For many years, studies on how to produce a slow-release formula of
urea fertilizer has been a continuous effort while some of it shows a
success. These formulas contain larger molecules that are coated, helping
them to break down slowly in the soil. A typical slow-release fertilizer
releases nutrients over a period of 50 days in a year, reducing the chance
of burning the plant or root system. Specially formulated inorganic fertilizers
are those that are created for a specific type of plant. As of the year 1995,
Slow- and controlled-release involve only 0.15% (562,000 tons) of the
fertilizer market. This includes the currently used urea formaldehyde. It is
used as a controlled release source of nitrogen fertilizer.

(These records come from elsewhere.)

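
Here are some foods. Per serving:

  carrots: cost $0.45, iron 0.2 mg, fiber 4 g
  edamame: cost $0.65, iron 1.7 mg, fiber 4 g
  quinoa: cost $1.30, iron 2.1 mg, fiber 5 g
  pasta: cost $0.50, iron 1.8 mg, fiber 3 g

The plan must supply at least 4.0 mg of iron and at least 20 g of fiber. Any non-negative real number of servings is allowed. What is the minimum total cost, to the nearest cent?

$2.55

Compare the cost at each extreme point of the feasible region.
carrots only: max(4.0/0.2, 20/4) = 20 servings → $9.00.
edamame only: max(4.0/1.7, 20/4) = 5 servings → $3.25.
quinoa only: max(4.0/2.1, 20/5) = 4 servings → $5.20.
pasta only: max(4.0/1.8, 20/3) = 6.667 servings → $3.33.
carrots + edamame with both tight: 3 servings and 2 servings → $2.65.
carrots + quinoa with both tight: 2.973 servings and 1.622 servings → $3.45.
carrots + pasta with both tight: 3.636 servings and 1.818 servings → $2.55.
edamame + quinoa with both targets exact would need a negative amount; discard.
edamame + pasta: intersection lies outside the first quadrant.
quinoa + pasta with both targets exact would need a negative amount; discard.
The minimum over all feasible corners is $2.55.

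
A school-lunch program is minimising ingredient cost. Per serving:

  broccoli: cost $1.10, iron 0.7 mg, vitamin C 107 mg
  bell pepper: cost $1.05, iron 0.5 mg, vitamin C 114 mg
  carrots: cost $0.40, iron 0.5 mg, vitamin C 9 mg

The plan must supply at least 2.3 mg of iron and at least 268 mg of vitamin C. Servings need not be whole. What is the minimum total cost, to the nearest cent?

$3.14

An LP optimum is at a vertex; with two nutrient constraints at most two foods are used. Check each candidate.
broccoli only: max(2.3/0.7, 268/107) = 3.286 servings → $3.61.
bell pepper only: max(2.3/0.5, 268/114) = 4.6 servings → $4.83.
carrots only: max(2.3/0.5, 268/9) = 29.78 servings → $11.91.
broccoli + bell pepper with both targets exact would need a negative amount; discard.
broccoli + carrots with both tight: 2.4 servings and 1.239 servings → $3.14.
bell pepper + carrots with both tight: 2.158 servings and 2.442 servings → $3.24.
The minimum over all feasible corners is $3.14.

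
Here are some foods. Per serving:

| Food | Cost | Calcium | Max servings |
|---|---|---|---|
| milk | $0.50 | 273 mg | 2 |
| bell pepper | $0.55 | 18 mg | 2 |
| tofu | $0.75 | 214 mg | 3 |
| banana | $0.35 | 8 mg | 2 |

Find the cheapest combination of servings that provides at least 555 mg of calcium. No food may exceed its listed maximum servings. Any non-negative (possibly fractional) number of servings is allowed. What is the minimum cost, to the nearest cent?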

Urea
formaldehyde’s rate of decomposition into CO₂ and NH₃ is determined by
the action of microbes found naturally in most soils. The activity of these
microbes, and, therefore, the rate of nitrogen release, is temperature
dependent. The other identified method is Isobutylidenediurea (IBDU).
IBDU
is
a
single
compound
with
the
formula
(CH3)2CHCH(NHC(O)NH2)2 whereas the urea-formaldehydes consist of
mixtures of the approximate formula (HOCH2NHC(O)NH)nCH2. Sulfurcoated urea or SCU is another example of slow-release fertilizer. In sulfur
coated urea, nitrogen is released via water penetration through cracks and
micropores in the coating. Once water penetrates through the coating,
nitrogen release is rapid. The particles of fertilizer may in turn be sealed
with wax to slow release further still, making microbial degradation
necessary to permit water penetration.
In another field of use, Urea solution, made with 32.5 percent high
purity urea and 67.5 percent deionized water which is called as ‘Adblue’, is
a method used to convert harmful NOx pollutants in exhaust gases from
combustion from diesel, dual fuel, and lean burn natural gas engines into
harmless nitrogen and steam. It therefore considerably reduces the
emissions of nitrogen oxides that are major source of atmospheric pollution
and that lead to smog in urban centers.
It is true that urea fertilizer has both the good and the bad. With
continuous study and effort, the disadvantages of urea fertilizer may be
brought to the minimum level. As worldwide accepted, fertilizer generated
from ammonia produced by the Haber process is estimated to be
responsible for sustaining one-third of the Earth's population and through
time, it will continue to serve its purpose.